Deputada pede que governo altere projeto e beneficie agentes e escrivães‏

Ela disse que ficou surpresa quando foi procurada por agentes da Polícia, informando que a mensagem foi enviada pelo governo do Estado, sem que tivesse havido um debate com a categoria

Deputada Marcia Maia. Foto: Divulgação
Deputada Marcia Maia. Foto: Divulgação

A deputada Márcia Maia (PSB) faz um apelo ao governo do Estado no sentido de que encaminhe uma emenda ao Projeto de Lei em tramitação na Assembleia Legislativa, que trata da reposição salarial da Polícia Civil, assegurando o mesmo percentual dos delegados para os agentes e escrivães.

Ela disse que ficou surpresa quando foi procurada por agentes da Polícia, informando que a mensagem foi enviada pelo governo do Estado, sem que tivesse havido um debate com a categoria.

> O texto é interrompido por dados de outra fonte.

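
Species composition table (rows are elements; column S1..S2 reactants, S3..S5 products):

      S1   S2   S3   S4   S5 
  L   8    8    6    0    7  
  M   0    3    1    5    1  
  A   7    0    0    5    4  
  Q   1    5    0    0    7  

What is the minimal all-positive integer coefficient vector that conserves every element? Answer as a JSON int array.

Coefficients: [3, 5, 6, 1, 4]

L: 3·8+5·8 = 64 | 6·6+1·0+4·7 = 64
M: 3·0+5·3 = 15 | 6·1+1·5+4·1 = 15
A: 3·7+5·0 = 21 | 6·0+1·5+4·4 = 21
Q: 3·1+5·5 = 28 | 6·0+1·0+4·7 = 28
gcd(3,5,6,1,4) = 1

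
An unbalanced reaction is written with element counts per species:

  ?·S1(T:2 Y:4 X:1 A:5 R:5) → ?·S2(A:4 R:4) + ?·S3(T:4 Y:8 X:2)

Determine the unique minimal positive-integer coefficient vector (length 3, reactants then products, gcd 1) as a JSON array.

Coefficients: [4, 5, 2]

T: 4·2 = 8 | 5·0+2·4 = 8
Y: 4·4 = 16 | 5·0+2·8 = 16
X: 4·1 = 4 | 5·0+2·2 = 4
A: 4·5 = 20 | 5·4+2·0 = 20
R: 4·5 = 20 | 5·4+2·0 = 20
gcd(4,5,2) = 1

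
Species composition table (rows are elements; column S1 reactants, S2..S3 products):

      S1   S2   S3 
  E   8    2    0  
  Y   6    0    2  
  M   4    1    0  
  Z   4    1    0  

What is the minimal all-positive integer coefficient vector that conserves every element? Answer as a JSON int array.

E: 1·8 = 8 | 4·2+3·0 = 8
Y: 1·6 = 6 | 4·0+3·2 = 6
M: 1·4 = 4 | 4·1+3·0 = 4
Z: 1·4 = 4 | 4·1+3·0 = 4
gcd(1,4,3) = 1

Coefficients: [1, 4, 3]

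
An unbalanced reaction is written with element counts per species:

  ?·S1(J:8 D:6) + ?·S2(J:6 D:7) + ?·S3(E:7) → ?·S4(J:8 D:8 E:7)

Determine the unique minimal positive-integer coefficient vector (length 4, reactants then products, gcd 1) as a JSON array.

Coefficients: [2, 4, 5, 5]

J: 2·8+4·6+5·0 = 40 | 5·8 = 40
D: 2·6+4·7+5·0 = 40 | 5·8 = 40
E: 2·0+4·0+5·7 = 35 | 5·7 = 35
gcd(2,4,5,5) = 1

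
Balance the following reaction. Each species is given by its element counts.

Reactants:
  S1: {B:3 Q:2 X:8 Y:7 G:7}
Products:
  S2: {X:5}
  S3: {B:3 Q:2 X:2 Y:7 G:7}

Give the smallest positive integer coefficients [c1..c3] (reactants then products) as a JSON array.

Coefficients: [5, 6, 5]

B: 5·3 = 15 | 6·0+5·3 = 15
Q: 5·2 = 10 | 6·0+5·2 = 10
X: 5·8 = 40 | 6·5+5·2 = 40
Y: 5·7 = 35 | 6·0+5·7 = 35
G: 5·7 = 35 | 6·0+5·7 = 35
gcd(5,6,5) = 1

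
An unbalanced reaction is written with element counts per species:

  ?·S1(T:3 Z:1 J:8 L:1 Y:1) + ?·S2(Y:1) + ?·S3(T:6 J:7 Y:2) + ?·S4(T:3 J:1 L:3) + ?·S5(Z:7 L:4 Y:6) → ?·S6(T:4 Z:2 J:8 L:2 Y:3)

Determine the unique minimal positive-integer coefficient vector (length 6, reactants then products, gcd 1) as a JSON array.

Coefficients: [5, 5, 1, 1, 1, 6]

T: 5·3+5·0+1·6+1·3+1·0 = 24 | 6·4 = 24
Z: 5·1+5·0+1·0+1·0+1·7 = 12 | 6·2 = 12
J: 5·8+5·0+1·7+1·1+1·0 = 48 | 6·8 = 48
L: 5·1+5·0+1·0+1·3+1·4 = 12 | 6·2 = 12
Y: 5·1+5·1+1·2+1·0+1·6 = 18 | 6·3 = 18
gcd(5,5,1,1,1,6) = 1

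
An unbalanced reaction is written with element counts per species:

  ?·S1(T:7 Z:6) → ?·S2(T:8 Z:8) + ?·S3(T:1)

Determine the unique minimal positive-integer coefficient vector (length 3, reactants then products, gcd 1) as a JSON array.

T: 4·7 = 28 | 3·8+4·1 = 28
Z: 4·6 = 24 | 3·8+4·0 = 24
gcd(4,3,4) = 1

Coefficients: [4, 3, 4]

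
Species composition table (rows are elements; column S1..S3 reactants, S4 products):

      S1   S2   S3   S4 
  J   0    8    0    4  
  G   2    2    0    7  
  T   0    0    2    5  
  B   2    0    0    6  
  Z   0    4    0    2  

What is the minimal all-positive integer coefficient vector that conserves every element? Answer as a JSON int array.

J: 6·0+1·8+5·0 = 8 | 2·4 = 8
G: 6·2+1·2+5·0 = 14 | 2·7 = 14
T: 6·0+1·0+5·2 = 10 | 2·5 = 10
B: 6·2+1·0+5·0 = 12 | 2·6 = 12
Z: 6·0+1·4+5·0 = 4 | 2·2 = 4
gcd(6,1,5,2) = 1

Coefficients: [6, 1, 5, 2]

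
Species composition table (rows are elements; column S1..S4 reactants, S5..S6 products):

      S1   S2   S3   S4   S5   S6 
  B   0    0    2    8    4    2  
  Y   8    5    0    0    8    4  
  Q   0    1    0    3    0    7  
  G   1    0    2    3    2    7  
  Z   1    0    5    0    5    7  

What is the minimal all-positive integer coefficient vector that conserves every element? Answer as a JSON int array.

B: 2·0+4·0+5·2+1·8 = 18 | 4·4+1·2 = 18
Y: 2·8+4·5+5·0+1·0 = 36 | 4·8+1·4 = 36
Q: 2·0+4·1+5·0+1·3 = 7 | 4·0+1·7 = 7
G: 2·1+4·0+5·2+1·3 = 15 | 4·2+1·7 = 15
Z: 2·1+4·0+5·5+1·0 = 27 | 4·5+1·7 = 27
gcd(2,4,5,1,4,1) = 1

Coefficients: [2, 4, 5, 1, 4, 1]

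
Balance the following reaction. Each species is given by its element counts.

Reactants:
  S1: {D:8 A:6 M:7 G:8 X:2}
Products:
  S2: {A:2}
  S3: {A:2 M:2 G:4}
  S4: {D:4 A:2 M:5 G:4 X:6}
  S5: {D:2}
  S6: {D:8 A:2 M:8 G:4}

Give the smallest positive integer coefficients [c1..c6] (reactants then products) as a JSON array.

D: 3·8 = 24 | 3·0+4·0+1·4+6·2+1·8 = 24
A: 3·6 = 18 | 3·2+4·2+1·2+6·0+1·2 = 18
M: 3·7 = 21 | 3·0+4·2+1·5+6·0+1·8 = 21
G: 3·8 = 24 | 3·0+4·4+1·4+6·0+1·4 = 24
X: 3·2 = 6 | 3·0+4·0+1·6+6·0+1·0 = 6
gcd(3,3,4,1,6,1) = 1

Coefficients: [3, 3, 4, 1, 6, 1]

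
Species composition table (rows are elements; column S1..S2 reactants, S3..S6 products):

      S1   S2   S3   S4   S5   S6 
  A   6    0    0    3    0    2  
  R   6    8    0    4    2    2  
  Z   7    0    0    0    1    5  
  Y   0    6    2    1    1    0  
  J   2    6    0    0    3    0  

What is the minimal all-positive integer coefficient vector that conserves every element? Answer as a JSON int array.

A: 3·6+2·0 = 18 | 1·0+4·3+6·0+3·2 = 18
R: 3·6+2·8 = 34 | 1·0+4·4+6·2+3·2 = 34
Z: 3·7+2·0 = 21 | 1·0+4·0+6·1+3·5 = 21
Y: 3·0+2·6 = 12 | 1·2+4·1+6·1+3·0 = 12
J: 3·2+2·6 = 18 | 1·0+4·0+6·3+3·0 = 18
gcd(3,2,1,4,6,3) = 1

Coefficients: [3, 2, 1, 4, 6, 3]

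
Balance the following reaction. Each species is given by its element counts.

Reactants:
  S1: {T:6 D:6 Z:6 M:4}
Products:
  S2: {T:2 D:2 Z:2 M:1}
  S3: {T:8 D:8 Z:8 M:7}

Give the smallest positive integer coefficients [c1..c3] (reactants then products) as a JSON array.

T: 3·6 = 18 | 5·2+1·8 = 18
D: 3·6 = 18 | 5·2+1·8 = 18
Z: 3·6 = 18 | 5·2+1·8 = 18
M: 3·4 = 12 | 5·1+1·7 = 12
gcd(3,5,1) = 1

Coefficients: [3, 5, 1]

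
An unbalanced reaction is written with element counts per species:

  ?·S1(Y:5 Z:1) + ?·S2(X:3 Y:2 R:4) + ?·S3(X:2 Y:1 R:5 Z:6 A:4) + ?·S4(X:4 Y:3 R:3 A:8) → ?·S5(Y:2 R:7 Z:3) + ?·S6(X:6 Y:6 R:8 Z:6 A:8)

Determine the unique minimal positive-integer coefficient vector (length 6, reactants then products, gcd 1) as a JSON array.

X: 3·0+4·3+6·2+3·4 = 36 | 1·0+6·6 = 36
Y: 3·5+4·2+6·1+3·3 = 38 | 1·2+6·6 = 38
R: 3·0+4·4+6·5+3·3 = 55 | 1·7+6·8 = 55
Z: 3·1+4·0+6·6+3·0 = 39 | 1·3+6·6 = 39
A: 3·0+4·0+6·4+3·8 = 48 | 1·0+6·8 = 48
gcd(3,4,6,3,1,6) = 1

Coefficients: [3, 4, 6, 3, 1, 6]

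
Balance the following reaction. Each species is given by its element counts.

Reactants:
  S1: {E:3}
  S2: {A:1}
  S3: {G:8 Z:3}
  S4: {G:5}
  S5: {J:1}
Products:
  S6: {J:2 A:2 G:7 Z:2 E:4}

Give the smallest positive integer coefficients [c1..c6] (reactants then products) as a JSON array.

J: 4·0+6·0+2·0+1·0+6·1 = 6 | 3·2 = 6
A: 4·0+6·1+2·0+1·0+6·0 = 6 | 3·2 = 6
G: 4·0+6·0+2·8+1·5+6·0 = 21 | 3·7 = 21
Z: 4·0+6·0+2·3+1·0+6·0 = 6 | 3·2 = 6
E: 4·3+6·0+2·0+1·0+6·0 = 12 | 3·4 = 12
gcd(4,6,2,1,6,3) = 1

Coefficients: [4, 6, 2, 1, 6, 3]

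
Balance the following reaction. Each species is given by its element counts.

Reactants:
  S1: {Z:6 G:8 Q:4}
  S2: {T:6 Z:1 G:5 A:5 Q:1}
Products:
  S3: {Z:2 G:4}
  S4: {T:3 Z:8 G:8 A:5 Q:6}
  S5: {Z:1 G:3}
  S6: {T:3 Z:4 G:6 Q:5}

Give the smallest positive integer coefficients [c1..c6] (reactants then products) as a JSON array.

T: 5·0+2·6 = 12 | 1·0+2·3+6·0+2·3 = 12
Z: 5·6+2·1 = 32 | 1·2+2·8+6·1+2·4 = 32
G: 5·8+2·5 = 50 | 1·4+2·8+6·3+2·6 = 50
A: 5·0+2·5 = 10 | 1·0+2·5+6·0+2·0 = 10
Q: 5·4+2·1 = 22 | 1·0+2·6+6·0+2·5 = 22
gcd(5,2,1,2,6,2) = 1

Coefficients: [5, 2, 1, 2, 6, 2]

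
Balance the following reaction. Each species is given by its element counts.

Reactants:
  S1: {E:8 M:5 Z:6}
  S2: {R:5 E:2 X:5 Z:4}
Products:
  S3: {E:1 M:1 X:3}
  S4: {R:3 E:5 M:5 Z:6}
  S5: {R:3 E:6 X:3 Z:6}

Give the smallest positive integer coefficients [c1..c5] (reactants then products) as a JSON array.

Coefficients: [6, 6, 5, 5, 5]

R: 6·0+6·5 = 30 | 5·0+5·3+5·3 = 30
E: 6·8+6·2 = 60 | 5·1+5·5+5·6 = 60
M: 6·5+6·0 = 30 | 5·1+5·5+5·0 = 30
X: 6·0+6·5 = 30 | 5·3+5·0+5·3 = 30
Z: 6·6+6·4 = 60 | 5·0+5·6+5·6 = 60
gcd(6,6,5,5,5) = 1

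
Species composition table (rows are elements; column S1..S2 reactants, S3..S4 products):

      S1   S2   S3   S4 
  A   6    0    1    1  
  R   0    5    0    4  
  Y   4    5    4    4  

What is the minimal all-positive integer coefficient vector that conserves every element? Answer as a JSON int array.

Coefficients: [1, 4, 1, 5]

A: 1·6+4·0 = 6 | 1·1+5·1 = 6
R: 1·0+4·5 = 20 | 1·0+5·4 = 20
Y: 1·4+4·5 = 24 | 1·4+5·4 = 24
gcd(1,4,1,5) = 1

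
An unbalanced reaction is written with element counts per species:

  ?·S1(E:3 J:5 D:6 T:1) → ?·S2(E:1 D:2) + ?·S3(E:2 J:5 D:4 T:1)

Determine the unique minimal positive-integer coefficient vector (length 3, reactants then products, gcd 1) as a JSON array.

E: 1·3 = 3 | 1·1+1·2 = 3
J: 1·5 = 5 | 1·0+1·5 = 5
D: 1·6 = 6 | 1·2+1·4 = 6
T: 1·1 = 1 | 1·0+1·1 = 1
gcd(1,1,1) = 1

Coefficients: [1, 1, 1]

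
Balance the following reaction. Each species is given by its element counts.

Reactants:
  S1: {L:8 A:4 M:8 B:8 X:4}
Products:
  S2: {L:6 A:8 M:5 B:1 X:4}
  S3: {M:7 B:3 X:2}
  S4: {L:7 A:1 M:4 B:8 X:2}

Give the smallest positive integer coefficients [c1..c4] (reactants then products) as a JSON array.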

“Parece até que há alguma coisa contra os agentes e escrivães, porque em nenhum momento eles foram tão humilhados como no atual governo. Estamos fazendo um apelo para que o governo olhe para os agentes, para os escrivães, para a Polícia Civil, modificando esse Projeto, beneficiando, também, os agentes e escrivães. Infelizmente, atualmente não há dialogo do governo com os agentes e os escrivães”, afirmou.

Márcia Maia disse ainda que não estão contra os delegados, que também não estão contra os agentes e escrivães, que querem que as suas categorias sejam respeitadas pelo governo do Estado.

De acordo com o Sindicato dos Policiais Civil do Rio Grande do Norte (SINPOL), o Projeto como foi enviado para o Legislativo aumenta mais o fosso existente entre os delegados e os agentes e escrivães.

Em aparte, o presidente da Assembleia Legislativa, deputado Ricardo Motta (PROS) disse que pela manhã fez longa reunião na presidência da Casa com os delegados e com o Sinpol aonde se chegou a um entendimento que é muito salutar: nem os delegados são contra os agentes e escrivães nem esses são contra os delegados.

“A Assembleia está sempre procurando harmonizar as situações. Esse tem sido o nosso papel. As categorias têm a nossa solidariedade. Aquilo que pudermos fazer para encontrar uma solução vamos fazer. Queremos encontrar o melhor caminho”, afirmou.

O deputado Nelter Queiroz (PMDB) aparteou Márcia Maia, afirmando que “a Polícia Civil é uma família. É preciso a união dessa força. Uma categoria não pode trabalhar sem a outra. O mais importante é garantir a segurança pública do cidadão. A Assembleia sempre está ao lado dos servidores públicos em todos os momentos. Por isso defendo que o governo mande para cá projeto que atenda os agentes e escrivães”.

O deputado Fernando Mineiro (PT), também repercutiu o assunto em plenário declarando que a situação da Polícia Civil deve ser debatida de forma mais abrangente, não se limitando às questões salariais ou de planos de cargos. “Sabemos que essa categoria trabalha em péssimas condições. Os escrivães, especificamente, têm uma das situações mais absurdas do RN. Trabalham com uma sobrecarga desumana. O ITEP é outro assunto que deve ser debatido com atenção”, declarou.

Mineiro destacou que a categoria vive um momento de crise interna. “O que podemos observar é um estado de tensão entre delegados, escrivães e agentes. Mas eles lutam para que se diminuam as distâncias entre as carreiras”, declarou.